By default, the “all nodes must have timing data to upload” option is not checked. This means that you can compile and upload your finished program even without timing data. With this option checked, before you can upload a final program, Embrio needs to get timing data for all nodes. Note that if this option is not checked, the time between executions of your nodes can vary depending on how long it takes for the rest of the nodes to execute. When there is no timing data, on every loop of the program, each block of code will execute and then move on to the next block of code without waiting. When there is timing data, a block of code is executed, and then the program pauses with a “delay” call for any unused reserved time. With this delay, the amount of time between executions of an instance of a node is very stable, so if a node is set to update 32 times per second, the code in that node will execute very close to every 31.25 milliseconds. So if accurate timing is important to your program, make sure you have this option turned on.

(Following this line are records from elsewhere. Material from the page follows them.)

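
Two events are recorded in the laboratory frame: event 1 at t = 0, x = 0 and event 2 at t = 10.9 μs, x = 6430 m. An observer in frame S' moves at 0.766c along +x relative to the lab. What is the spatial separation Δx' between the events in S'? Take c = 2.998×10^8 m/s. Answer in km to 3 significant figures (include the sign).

γ = 1/√(1 − 0.766²) = 1.5556
Δx' = γ(Δx − vΔt) = 1.5556 × (6430 m − 0.766×(2.998×10^8 m/s)×10.9×10^-6 s)
= 1.5556 × (3926.8 m) = 6.11 km

Δx' ≈ 6.11 km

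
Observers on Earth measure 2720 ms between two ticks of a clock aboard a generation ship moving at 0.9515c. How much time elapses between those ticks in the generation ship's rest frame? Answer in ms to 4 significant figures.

γ = 1/√(1 − 0.9515²) = 3.25046
Proper time: τ₀ = Δt/γ = 2720/3.25046 = 836.8 ms

τ₀ ≈ 836.8 ms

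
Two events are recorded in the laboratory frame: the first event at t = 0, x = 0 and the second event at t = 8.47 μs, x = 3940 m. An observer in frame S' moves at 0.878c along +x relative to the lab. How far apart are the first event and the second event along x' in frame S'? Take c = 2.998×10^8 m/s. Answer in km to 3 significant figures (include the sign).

γ = 1/√(1 − 0.878²) = 2.0892
Δx' = γ(Δx − vΔt) = 2.0892 × (3940 m − 0.878×(2.998×10^8 m/s)×8.47×10^-6 s)
= 2.0892 × (1710.5 m) = 3.57 km

Δx' ≈ 3.57 km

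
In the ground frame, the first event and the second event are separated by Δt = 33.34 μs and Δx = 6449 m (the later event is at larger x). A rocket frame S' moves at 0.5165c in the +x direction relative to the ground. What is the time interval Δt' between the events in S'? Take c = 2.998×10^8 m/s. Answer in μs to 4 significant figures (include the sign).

γ = 1/√(1 − 0.5165²) = 1.16783
Δt' = γ(Δt − vΔx/c²) = 1.16783 × (33.34 μs − 0.5165×6449 m / (2.998×10^8 m/s))
= 1.16783 × (22.2296 μs) = 25.96 μs

Δt' ≈ 25.96 μs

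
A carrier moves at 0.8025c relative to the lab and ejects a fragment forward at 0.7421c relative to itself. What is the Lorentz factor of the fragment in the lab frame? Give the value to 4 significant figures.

u_lab = (0.7421 + 0.8025)/(1 + 0.7421×0.8025) = 1.5446/1.595535 = 0.9680764
γ = 1/√(1 − 0.9680764²) = 3.990

γ ≈ 3.990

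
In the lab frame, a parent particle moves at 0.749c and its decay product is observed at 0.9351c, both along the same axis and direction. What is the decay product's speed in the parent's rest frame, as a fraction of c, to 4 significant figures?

Inverse velocity addition: u' = (u − v)/(1 − uv/c²)
= (0.9351 − 0.749)/(1 − 0.9351×0.749) = 0.1861/0.299610 = 0.6211

u' ≈ 0.6211c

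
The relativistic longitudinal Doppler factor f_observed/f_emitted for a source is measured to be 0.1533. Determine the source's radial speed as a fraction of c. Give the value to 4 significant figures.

β ≈ 0.9541

f_obs/f_src = √((1−β)/(1+β)) = 0.1533  ⇒  (1−β)/(1+β) = 0.0235009
β = |1 − D²|/(1 + D²) = |1 − 0.0235009|/(1 + 0.0235009) = 0.9541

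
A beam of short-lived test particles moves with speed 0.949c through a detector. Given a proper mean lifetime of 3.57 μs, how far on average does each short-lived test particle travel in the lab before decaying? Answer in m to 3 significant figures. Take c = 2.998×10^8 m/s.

d ≈ 3220 m

γ = 1/√(1 − 0.949²) = 3.1718
Dilated lifetime: Δt = γτ₀ = 3.1718 × 3.57 μs = 11.323 μs
d = vΔt = 0.949c × 11.323 μs = 2.8451×10^8 m/s × 1.1323×10^-5 s = 3220 m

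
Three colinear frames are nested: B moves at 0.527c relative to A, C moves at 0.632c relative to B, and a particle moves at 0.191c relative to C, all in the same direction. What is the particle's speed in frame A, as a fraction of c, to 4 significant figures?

u ≈ 0.9094c

Compose boost 2: (0.632 + 0.527)/(1 + 0.632×0.527) = 1.159/1.33306 = 0.869426
Compose boost 3: (0.191 + 0.869426)/(1 + 0.191×0.869426) = 1.06043/1.16606 = 0.9094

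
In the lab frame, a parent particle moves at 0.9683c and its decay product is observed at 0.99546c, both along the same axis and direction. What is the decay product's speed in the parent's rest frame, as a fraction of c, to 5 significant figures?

u' ≈ 0.75244c

Inverse velocity addition: u' = (u − v)/(1 − uv/c²)
= (0.99546 − 0.9683)/(1 − 0.99546×0.9683) = 0.027160/0.03609608 = 0.75244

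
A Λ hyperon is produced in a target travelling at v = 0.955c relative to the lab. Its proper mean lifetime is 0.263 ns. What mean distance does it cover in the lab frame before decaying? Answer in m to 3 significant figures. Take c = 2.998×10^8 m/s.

d ≈ 0.254 m

γ = 1/√(1 − 0.955²) = 3.3715
Dilated lifetime: Δt = γτ₀ = 3.3715 × 0.263 ns = 0.88670 ns
d = vΔt = 0.955c × 0.88670 ns = 2.8631×10^8 m/s × 8.8670×10^-10 s = 0.254 m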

The other two tabs on the Profiler control show the timing data in other useful ways. The Agents tab lists all of the Agents in your project, along with how many nodes are on that agent, the milliseconds per update needed to execute all of those nodes, the number of updates per second, the total used milliseconds per second used by all the nodes, and how many nodes on the Agent have no timing data. You can sort by any column to help track down which Agents are using the most resources. This can help you decide what refresh rate your agents should run at. If an Agent is taking a long time to execute, you might want to set it to run at a slower refresh rate, depending on the function of the Agent.

The Nodes tab shows all node definitions used in the project, as well as how many instances of that node there are, the number of milliseconds per update of that node, the total number of updates per seconds for all instances of that node, and the total milliseconds per second used by that node type. Again this data can be sorted to help find the most expensive nodes. When you select a row, there is also a sub table that shows all instances of that node type. Double clicking on a row will open the Agent and select the instance of the node.

By default, all Agents execute 32 times per second, but they could execute at different rates. For example, we might want the LED Agent to execute 64 times per second for a smoother result. When the refresh rate is changed, the Compile Timeline changes. Now the full 31.25 millisecond program loop is broken into two sections of 15.62 milliseconds each. The nodes that refresh 32 times per second are spread out into one of the two groups, while the nodes that execute 64 times per second are put in both sections. You can play around with changing different Agent’s refresh rates to see what effect this has on the program execution timeline.